I would say that is good shooting at 300 yards. I'm glad your happy with it. I have looked at a few Weatherby's over the years but never took the plunge.


----------



## crazyfishgame (May 21, 2005)

Archie,

Check out Walmart, they have the weatherby vangaurd in any caliber for 498.00, that is for the stainless barrel. Also Gandermountain will match just about any price you can find at Walmart. I liked my 257 so much I bought a .223 the other day. Much cheaper to just plink with. Good luck with the shopping 
Crazy


----------



## archie holst (Aug 18, 2003)

Thanks crazyfish as much as I hate to I'm going to have to go to Wallmart.


----------



## WinMag (Dec 19, 2004)

The Weatherby Vanguard rifle is manufactured by Howa in Japan. Howa also makes excellent rifles under their own name. The quality and price of a Howa rifle are unbelieveable.
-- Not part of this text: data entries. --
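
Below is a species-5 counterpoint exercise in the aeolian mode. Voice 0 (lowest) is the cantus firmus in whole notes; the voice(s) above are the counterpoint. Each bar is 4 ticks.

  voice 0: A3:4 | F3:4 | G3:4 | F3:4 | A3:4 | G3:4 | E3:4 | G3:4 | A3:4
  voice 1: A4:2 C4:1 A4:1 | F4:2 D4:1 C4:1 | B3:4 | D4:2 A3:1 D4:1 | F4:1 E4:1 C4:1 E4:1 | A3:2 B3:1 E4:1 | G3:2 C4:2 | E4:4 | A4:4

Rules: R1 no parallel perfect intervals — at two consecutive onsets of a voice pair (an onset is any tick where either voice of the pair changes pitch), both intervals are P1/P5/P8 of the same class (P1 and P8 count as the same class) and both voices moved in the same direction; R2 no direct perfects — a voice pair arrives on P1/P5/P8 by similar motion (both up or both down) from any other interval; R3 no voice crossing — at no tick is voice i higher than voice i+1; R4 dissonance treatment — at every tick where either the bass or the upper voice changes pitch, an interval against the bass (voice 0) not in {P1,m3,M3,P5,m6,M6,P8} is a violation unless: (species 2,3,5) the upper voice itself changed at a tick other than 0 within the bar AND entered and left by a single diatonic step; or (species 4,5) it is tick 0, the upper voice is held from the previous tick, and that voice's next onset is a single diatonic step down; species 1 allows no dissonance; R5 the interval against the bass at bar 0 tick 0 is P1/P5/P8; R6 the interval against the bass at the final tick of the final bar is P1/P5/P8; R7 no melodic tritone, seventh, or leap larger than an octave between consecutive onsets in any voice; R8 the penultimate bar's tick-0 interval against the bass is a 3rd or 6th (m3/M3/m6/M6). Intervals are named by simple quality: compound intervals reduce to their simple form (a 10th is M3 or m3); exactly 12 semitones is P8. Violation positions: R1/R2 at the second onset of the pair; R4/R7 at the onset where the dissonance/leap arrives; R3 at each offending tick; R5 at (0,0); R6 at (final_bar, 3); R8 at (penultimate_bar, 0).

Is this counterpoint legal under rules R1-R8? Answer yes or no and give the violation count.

bar 0: v0=A3 v1=A4 (P8)
bar 1: v0=F3 v1=F4 (P8)
bar 2: v0=G3 v1=B3 (M3)
bar 3: v0=F3 v1=D4 (M6)
bar 4: v0=A3 v1=F4 (m6)
bar 5: v0=G3 v1=A3 (M2)
bar 6: v0=E3 v1=G3 (m3)
bar 7: v0=G3 v1=E4 (M6)
bar 8: v0=A3 v1=A4 (P8)
  R1 @ bar1.0: A3/A4 P8 -> F3/F4 P8 similar
  R4 @ bar5.0: G3/A3 M2 untreated
  R2 @ bar8.0: G3/E4 M6 -> A3/A4 P8 similar

No (3 violations)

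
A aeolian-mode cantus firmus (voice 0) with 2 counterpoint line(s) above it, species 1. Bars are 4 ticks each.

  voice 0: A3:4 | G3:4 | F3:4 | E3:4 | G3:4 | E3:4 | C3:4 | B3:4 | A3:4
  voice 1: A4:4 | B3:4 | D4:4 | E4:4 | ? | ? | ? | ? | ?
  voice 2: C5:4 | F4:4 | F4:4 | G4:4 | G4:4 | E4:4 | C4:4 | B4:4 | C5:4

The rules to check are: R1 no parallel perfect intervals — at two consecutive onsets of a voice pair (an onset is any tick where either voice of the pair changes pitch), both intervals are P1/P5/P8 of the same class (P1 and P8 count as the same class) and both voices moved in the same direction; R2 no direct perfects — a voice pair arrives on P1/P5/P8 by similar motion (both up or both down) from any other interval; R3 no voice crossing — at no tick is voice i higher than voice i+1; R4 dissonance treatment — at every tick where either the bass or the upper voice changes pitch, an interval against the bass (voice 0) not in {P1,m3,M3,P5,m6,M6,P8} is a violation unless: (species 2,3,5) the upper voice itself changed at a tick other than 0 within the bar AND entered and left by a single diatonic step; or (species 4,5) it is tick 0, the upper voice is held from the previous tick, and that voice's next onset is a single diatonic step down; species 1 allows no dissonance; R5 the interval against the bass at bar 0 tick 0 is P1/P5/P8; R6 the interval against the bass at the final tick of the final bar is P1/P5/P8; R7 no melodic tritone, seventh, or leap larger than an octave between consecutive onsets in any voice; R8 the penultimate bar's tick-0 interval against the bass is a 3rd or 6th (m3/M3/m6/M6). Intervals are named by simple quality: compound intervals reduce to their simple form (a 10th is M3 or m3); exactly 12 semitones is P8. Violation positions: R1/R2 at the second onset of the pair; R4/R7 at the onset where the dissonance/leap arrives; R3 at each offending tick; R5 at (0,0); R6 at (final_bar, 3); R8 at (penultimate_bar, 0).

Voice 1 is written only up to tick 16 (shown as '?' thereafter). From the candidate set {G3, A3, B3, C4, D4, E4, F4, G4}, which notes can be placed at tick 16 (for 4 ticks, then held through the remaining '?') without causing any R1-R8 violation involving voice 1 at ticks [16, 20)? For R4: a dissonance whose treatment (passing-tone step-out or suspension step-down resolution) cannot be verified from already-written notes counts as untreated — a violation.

{B3, D4, E4, G3}

G3: legal
A3: violates R4
B3: legal
C4: violates R4
D4: legal
E4: legal
F4: violates R4
G4: violates R1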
Howa is also the company that made the Smith & Wesson rifles of the 1950's. The Vanguard and Howa rifles are virtually identical except for the minor cosmetic differences in the bolt. I have shot the Howa and the Vanguard and I am impressed. Howa is basically a well-kept secret in the U.S. Howa is bascially an improved Remington 700 design. I say improved because the bolt can be field stripped with the bare hands in less than 5 seconds and reassembled just as easily. Check it out at 
http://www.LegacySports.com - WinMag


----------



## Huntsman27 (Sep 29, 2004)

But us varmint hunters have known about them for years. Good value for the money.


----------



## Arisaka (Oct 3, 2005)

Matte barrel and black stock,399.00 at Westborn Gun shop in Taylor


----------



## Huntsman27 (Sep 29, 2004)

The new SUB-MOA Vanguards that have the accuracy. Those ones retail for near 800.00, the others have the 1-1/2 in guarantee and go for the 400.00 price tag.


----------



## Bwana (Sep 28, 2004)

I do not own a Vanguard, but I have a .257 Weatherby. One of the flattest shooting rounds I have. I am a big fan of this round!


----------



## archie holst (Aug 18, 2003)

Just ordered the the Van Gaurd in .243 stainless with synthetic stock, would rather have a walnut stock but was not an option, should be into walmart in a couple weeks.


----------



## archie holst (Aug 18, 2003)

Just ordered the the Van Gaurd in .243 stainless with synthetic stock, would rather have a walnut stock but was not an option, should be into walmart in a couple weeks.


----------



## crazyfishgame (May 21, 2005)

Archie,

Did you ever get your weatherby .243? 
If so I hope you've had the time to shoot it. 
Tell me what you think when you have time.


----------



## archie holst (Aug 18, 2003)

I had to order it a couple weeks ago put some money down in lay away I could pay for the whole thing except one dollar so I did. I get a call thurs. it's in great I go to pick it up Fri. before heading to duck camp, and yes you guessed it delayed by the Govt. That's great Three weeks ago I purchased a 760 chambered in 30-06, and could pick it up that day. Oh well maybe I'll get a call this week and I'll go fetch it.


----------



## dodge7 (Jan 18, 2005)

Weatherbts are all good, only problem weatherby had was that mess with there 9locking lug system.


----------



## archie holst (Aug 18, 2003)

Picked up the .243 last night now I need to find time to mount the leapould to it an see how it shoots.


----------